The Duke probably intended to pay the author a compliment,
but did not know how better to do it, than in this blunt and
apparently rude way.
Again, many persons are thought to be stiff, reserved, and proud,
when they are only shy. Shyness is characteristic of most people
of Teutonic race. It has been styled "the English mania," but it
pervades, to a greater or less degree, all the Northern nations.

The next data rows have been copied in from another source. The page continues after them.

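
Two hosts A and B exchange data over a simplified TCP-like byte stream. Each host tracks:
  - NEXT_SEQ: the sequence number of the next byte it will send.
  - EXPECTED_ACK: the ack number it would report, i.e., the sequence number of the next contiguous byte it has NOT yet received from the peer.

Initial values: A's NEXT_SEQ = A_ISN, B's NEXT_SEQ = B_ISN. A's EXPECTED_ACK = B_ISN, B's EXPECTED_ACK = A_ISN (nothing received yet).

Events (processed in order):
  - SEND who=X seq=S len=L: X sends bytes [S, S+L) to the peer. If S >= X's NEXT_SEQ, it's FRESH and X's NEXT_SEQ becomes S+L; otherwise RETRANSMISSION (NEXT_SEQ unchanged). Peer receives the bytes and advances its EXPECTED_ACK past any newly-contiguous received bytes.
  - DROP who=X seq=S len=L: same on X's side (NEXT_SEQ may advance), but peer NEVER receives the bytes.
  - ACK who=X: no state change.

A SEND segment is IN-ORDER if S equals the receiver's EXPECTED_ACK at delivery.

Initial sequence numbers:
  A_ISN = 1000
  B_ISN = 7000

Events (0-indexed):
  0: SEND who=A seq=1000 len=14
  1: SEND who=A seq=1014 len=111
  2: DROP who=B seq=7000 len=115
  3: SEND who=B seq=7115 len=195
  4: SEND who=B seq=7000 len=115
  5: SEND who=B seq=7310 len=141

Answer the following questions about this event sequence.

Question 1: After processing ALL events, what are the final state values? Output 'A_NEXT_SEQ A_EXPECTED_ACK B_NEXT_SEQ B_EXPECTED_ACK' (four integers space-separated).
Answer: 1125 7451 7451 1125

Derivation:
After event 0: A_seq=1014 A_ack=7000 B_seq=7000 B_ack=1014
After event 1: A_seq=1125 A_ack=7000 B_seq=7000 B_ack=1125
After event 2: A_seq=1125 A_ack=7000 B_seq=7115 B_ack=1125
After event 3: A_seq=1125 A_ack=7000 B_seq=7310 B_ack=1125
After event 4: A_seq=1125 A_ack=7310 B_seq=7310 B_ack=1125
After event 5: A_seq=1125 A_ack=7451 B_seq=7451 B_ack=1125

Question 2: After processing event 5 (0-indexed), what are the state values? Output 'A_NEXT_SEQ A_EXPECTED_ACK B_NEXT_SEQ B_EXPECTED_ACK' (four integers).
After event 0: A_seq=1014 A_ack=7000 B_seq=7000 B_ack=1014
After event 1: A_seq=1125 A_ack=7000 B_seq=7000 B_ack=1125
After event 2: A_seq=1125 A_ack=7000 B_seq=7115 B_ack=1125
After event 3: A_seq=1125 A_ack=7000 B_seq=7310 B_ack=1125
After event 4: A_seq=1125 A_ack=7310 B_seq=7310 B_ack=1125
After event 5: A_seq=1125 A_ack=7451 B_seq=7451 B_ack=1125

1125 7451 7451 1125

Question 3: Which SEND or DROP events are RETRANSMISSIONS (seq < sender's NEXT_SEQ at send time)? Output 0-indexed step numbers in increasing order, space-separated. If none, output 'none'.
Answer: 4

Derivation:
Step 0: SEND seq=1000 -> fresh
Step 1: SEND seq=1014 -> fresh
Step 2: DROP seq=7000 -> fresh
Step 3: SEND seq=7115 -> fresh
Step 4: SEND seq=7000 -> retransmit
Step 5: SEND seq=7310 -> fresh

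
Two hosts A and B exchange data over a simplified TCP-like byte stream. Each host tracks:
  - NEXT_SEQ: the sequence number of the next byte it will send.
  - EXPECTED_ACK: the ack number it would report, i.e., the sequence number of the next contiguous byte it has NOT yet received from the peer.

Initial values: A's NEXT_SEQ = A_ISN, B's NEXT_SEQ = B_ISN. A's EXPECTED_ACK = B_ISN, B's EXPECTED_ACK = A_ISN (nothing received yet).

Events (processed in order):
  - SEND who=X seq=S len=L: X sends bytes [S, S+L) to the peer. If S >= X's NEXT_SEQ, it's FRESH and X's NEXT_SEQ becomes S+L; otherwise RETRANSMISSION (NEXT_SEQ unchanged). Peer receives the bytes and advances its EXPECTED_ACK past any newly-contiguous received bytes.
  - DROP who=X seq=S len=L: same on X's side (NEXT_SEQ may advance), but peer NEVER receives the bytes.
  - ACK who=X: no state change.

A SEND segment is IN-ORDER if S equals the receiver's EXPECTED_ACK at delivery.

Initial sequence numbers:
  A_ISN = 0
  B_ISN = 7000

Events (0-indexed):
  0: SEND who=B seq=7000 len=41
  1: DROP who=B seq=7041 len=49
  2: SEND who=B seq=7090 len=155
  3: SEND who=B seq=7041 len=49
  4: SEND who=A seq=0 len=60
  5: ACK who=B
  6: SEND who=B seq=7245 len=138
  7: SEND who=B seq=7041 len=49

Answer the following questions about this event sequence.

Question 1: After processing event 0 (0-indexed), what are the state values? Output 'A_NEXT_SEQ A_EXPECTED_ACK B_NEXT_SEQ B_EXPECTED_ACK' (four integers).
After event 0: A_seq=0 A_ack=7041 B_seq=7041 B_ack=0

0 7041 7041 0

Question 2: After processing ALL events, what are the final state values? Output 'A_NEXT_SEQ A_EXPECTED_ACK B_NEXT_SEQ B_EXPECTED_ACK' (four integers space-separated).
After event 0: A_seq=0 A_ack=7041 B_seq=7041 B_ack=0
After event 1: A_seq=0 A_ack=7041 B_seq=7090 B_ack=0
After event 2: A_seq=0 A_ack=7041 B_seq=7245 B_ack=0
After event 3: A_seq=0 A_ack=7245 B_seq=7245 B_ack=0
After event 4: A_seq=60 A_ack=7245 B_seq=7245 B_ack=60
After event 5: A_seq=60 A_ack=7245 B_seq=7245 B_ack=60
After event 6: A_seq=60 A_ack=7383 B_seq=7383 B_ack=60
After event 7: A_seq=60 A_ack=7383 B_seq=7383 B_ack=60

Answer: 60 7383 7383 60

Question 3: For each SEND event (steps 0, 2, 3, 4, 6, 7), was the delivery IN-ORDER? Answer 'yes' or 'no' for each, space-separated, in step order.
Answer: yes no yes yes yes no

Derivation:
Step 0: SEND seq=7000 -> in-order
Step 2: SEND seq=7090 -> out-of-order
Step 3: SEND seq=7041 -> in-order
Step 4: SEND seq=0 -> in-order
Step 6: SEND seq=7245 -> in-order
Step 7: SEND seq=7041 -> out-of-order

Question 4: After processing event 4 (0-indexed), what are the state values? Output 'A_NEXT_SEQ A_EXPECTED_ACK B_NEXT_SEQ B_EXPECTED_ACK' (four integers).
After event 0: A_seq=0 A_ack=7041 B_seq=7041 B_ack=0
After event 1: A_seq=0 A_ack=7041 B_seq=7090 B_ack=0
After event 2: A_seq=0 A_ack=7041 B_seq=7245 B_ack=0
After event 3: A_seq=0 A_ack=7245 B_seq=7245 B_ack=0
After event 4: A_seq=60 A_ack=7245 B_seq=7245 B_ack=60

60 7245 7245 60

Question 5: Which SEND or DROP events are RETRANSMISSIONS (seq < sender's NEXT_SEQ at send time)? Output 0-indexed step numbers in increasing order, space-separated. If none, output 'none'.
Answer: 3 7

Derivation:
Step 0: SEND seq=7000 -> fresh
Step 1: DROP seq=7041 -> fresh
Step 2: SEND seq=7090 -> fresh
Step 3: SEND seq=7041 -> retransmit
Step 4: SEND seq=0 -> fresh
Step 6: SEND seq=7245 -> fresh
Step 7: SEND seq=7041 -> retransmit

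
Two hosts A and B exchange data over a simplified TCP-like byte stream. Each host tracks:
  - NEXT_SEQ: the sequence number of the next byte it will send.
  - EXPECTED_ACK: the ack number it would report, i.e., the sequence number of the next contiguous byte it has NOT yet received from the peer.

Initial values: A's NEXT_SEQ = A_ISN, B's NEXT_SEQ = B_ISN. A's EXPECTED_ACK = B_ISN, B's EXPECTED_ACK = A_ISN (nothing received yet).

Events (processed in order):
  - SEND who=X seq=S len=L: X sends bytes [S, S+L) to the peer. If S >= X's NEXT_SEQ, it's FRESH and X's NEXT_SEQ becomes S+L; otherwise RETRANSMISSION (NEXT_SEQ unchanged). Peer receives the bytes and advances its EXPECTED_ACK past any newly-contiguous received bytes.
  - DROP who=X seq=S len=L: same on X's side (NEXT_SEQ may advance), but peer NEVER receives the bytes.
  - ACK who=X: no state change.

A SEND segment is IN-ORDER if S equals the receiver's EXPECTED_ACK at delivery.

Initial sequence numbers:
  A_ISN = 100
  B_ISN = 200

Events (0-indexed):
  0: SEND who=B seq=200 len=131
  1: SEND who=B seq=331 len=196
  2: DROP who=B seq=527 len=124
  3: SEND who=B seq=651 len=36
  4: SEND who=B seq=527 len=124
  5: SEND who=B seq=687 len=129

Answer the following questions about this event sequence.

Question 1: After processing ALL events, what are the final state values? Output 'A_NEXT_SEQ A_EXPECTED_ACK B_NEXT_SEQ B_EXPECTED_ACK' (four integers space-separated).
Answer: 100 816 816 100

Derivation:
After event 0: A_seq=100 A_ack=331 B_seq=331 B_ack=100
After event 1: A_seq=100 A_ack=527 B_seq=527 B_ack=100
After event 2: A_seq=100 A_ack=527 B_seq=651 B_ack=100
After event 3: A_seq=100 A_ack=527 B_seq=687 B_ack=100
After event 4: A_seq=100 A_ack=687 B_seq=687 B_ack=100
After event 5: A_seq=100 A_ack=816 B_seq=816 B_ack=100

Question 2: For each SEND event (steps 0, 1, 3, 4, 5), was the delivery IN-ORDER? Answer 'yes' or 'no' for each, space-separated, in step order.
Answer: yes yes no yes yes

Derivation:
Step 0: SEND seq=200 -> in-order
Step 1: SEND seq=331 -> in-order
Step 3: SEND seq=651 -> out-of-order
Step 4: SEND seq=527 -> in-order
Step 5: SEND seq=687 -> in-order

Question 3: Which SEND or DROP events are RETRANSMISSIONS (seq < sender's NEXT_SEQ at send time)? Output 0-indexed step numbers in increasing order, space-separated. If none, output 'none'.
Step 0: SEND seq=200 -> fresh
Step 1: SEND seq=331 -> fresh
Step 2: DROP seq=527 -> fresh
Step 3: SEND seq=651 -> fresh
Step 4: SEND seq=527 -> retransmit
Step 5: SEND seq=687 -> fresh

Answer: 4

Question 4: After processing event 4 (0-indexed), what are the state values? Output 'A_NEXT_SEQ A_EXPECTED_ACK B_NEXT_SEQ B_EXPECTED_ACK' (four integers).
After event 0: A_seq=100 A_ack=331 B_seq=331 B_ack=100
After event 1: A_seq=100 A_ack=527 B_seq=527 B_ack=100
After event 2: A_seq=100 A_ack=527 B_seq=651 B_ack=100
After event 3: A_seq=100 A_ack=527 B_seq=687 B_ack=100
After event 4: A_seq=100 A_ack=687 B_seq=687 B_ack=100

100 687 687 100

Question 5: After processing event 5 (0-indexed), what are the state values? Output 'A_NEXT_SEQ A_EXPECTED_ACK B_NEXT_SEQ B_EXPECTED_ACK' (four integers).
After event 0: A_seq=100 A_ack=331 B_seq=331 B_ack=100
After event 1: A_seq=100 A_ack=527 B_seq=527 B_ack=100
After event 2: A_seq=100 A_ack=527 B_seq=651 B_ack=100
After event 3: A_seq=100 A_ack=527 B_seq=687 B_ack=100
After event 4: A_seq=100 A_ack=687 B_seq=687 B_ack=100
After event 5: A_seq=100 A_ack=816 B_seq=816 B_ack=100

100 816 816 100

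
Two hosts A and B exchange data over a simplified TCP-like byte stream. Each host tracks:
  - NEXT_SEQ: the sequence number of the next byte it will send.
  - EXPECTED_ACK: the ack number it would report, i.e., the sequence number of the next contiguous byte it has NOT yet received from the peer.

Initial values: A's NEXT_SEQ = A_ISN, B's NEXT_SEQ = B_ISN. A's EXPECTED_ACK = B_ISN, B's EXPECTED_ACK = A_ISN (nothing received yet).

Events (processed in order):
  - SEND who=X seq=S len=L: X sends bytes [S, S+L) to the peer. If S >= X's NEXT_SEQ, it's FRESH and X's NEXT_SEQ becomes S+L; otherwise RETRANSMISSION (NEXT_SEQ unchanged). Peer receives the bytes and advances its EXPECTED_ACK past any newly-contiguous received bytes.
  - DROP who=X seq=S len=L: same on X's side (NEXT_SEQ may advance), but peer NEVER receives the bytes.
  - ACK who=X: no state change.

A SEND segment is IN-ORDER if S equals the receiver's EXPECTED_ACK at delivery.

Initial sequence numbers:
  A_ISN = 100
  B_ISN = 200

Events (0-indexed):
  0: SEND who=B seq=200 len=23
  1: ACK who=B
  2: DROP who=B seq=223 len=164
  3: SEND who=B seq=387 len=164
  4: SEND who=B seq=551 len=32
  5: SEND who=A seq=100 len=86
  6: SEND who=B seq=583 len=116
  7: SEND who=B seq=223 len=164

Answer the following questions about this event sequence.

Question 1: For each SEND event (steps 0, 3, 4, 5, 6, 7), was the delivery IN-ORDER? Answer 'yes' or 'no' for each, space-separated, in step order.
Answer: yes no no yes no yes

Derivation:
Step 0: SEND seq=200 -> in-order
Step 3: SEND seq=387 -> out-of-order
Step 4: SEND seq=551 -> out-of-order
Step 5: SEND seq=100 -> in-order
Step 6: SEND seq=583 -> out-of-order
Step 7: SEND seq=223 -> in-order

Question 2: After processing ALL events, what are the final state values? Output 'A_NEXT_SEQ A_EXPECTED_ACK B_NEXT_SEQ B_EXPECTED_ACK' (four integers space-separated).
Answer: 186 699 699 186

Derivation:
After event 0: A_seq=100 A_ack=223 B_seq=223 B_ack=100
After event 1: A_seq=100 A_ack=223 B_seq=223 B_ack=100
After event 2: A_seq=100 A_ack=223 B_seq=387 B_ack=100
After event 3: A_seq=100 A_ack=223 B_seq=551 B_ack=100
After event 4: A_seq=100 A_ack=223 B_seq=583 B_ack=100
After event 5: A_seq=186 A_ack=223 B_seq=583 B_ack=186
After event 6: A_seq=186 A_ack=223 B_seq=699 B_ack=186
After event 7: A_seq=186 A_ack=699 B_seq=699 B_ack=186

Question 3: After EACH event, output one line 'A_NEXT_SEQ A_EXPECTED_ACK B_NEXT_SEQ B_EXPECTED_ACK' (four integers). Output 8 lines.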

The ordinary Englishman, when he travels abroad, carries his
shyness with him. He is stiff, awkward, ungraceful,
undemonstrative, and apparently unsympathetic; and though he may
assume a brusqueness of manner, the shyness is there, and cannot
be wholly concealed. The naturally graceful and intensely social
French cannot understand such a character; and the Englishman is
their standing joke--the subject of their most ludicrous
caricatures. George Sand attributes the rigidity of the natives
of Albion to a stock of FLUIDE BRITANNIQUE which they carry about
with them, that renders them impassive under all circumstances,
and "as impervious to the atmosphere of the regions they traverse
as a mouse in the centre of an exhausted receiver.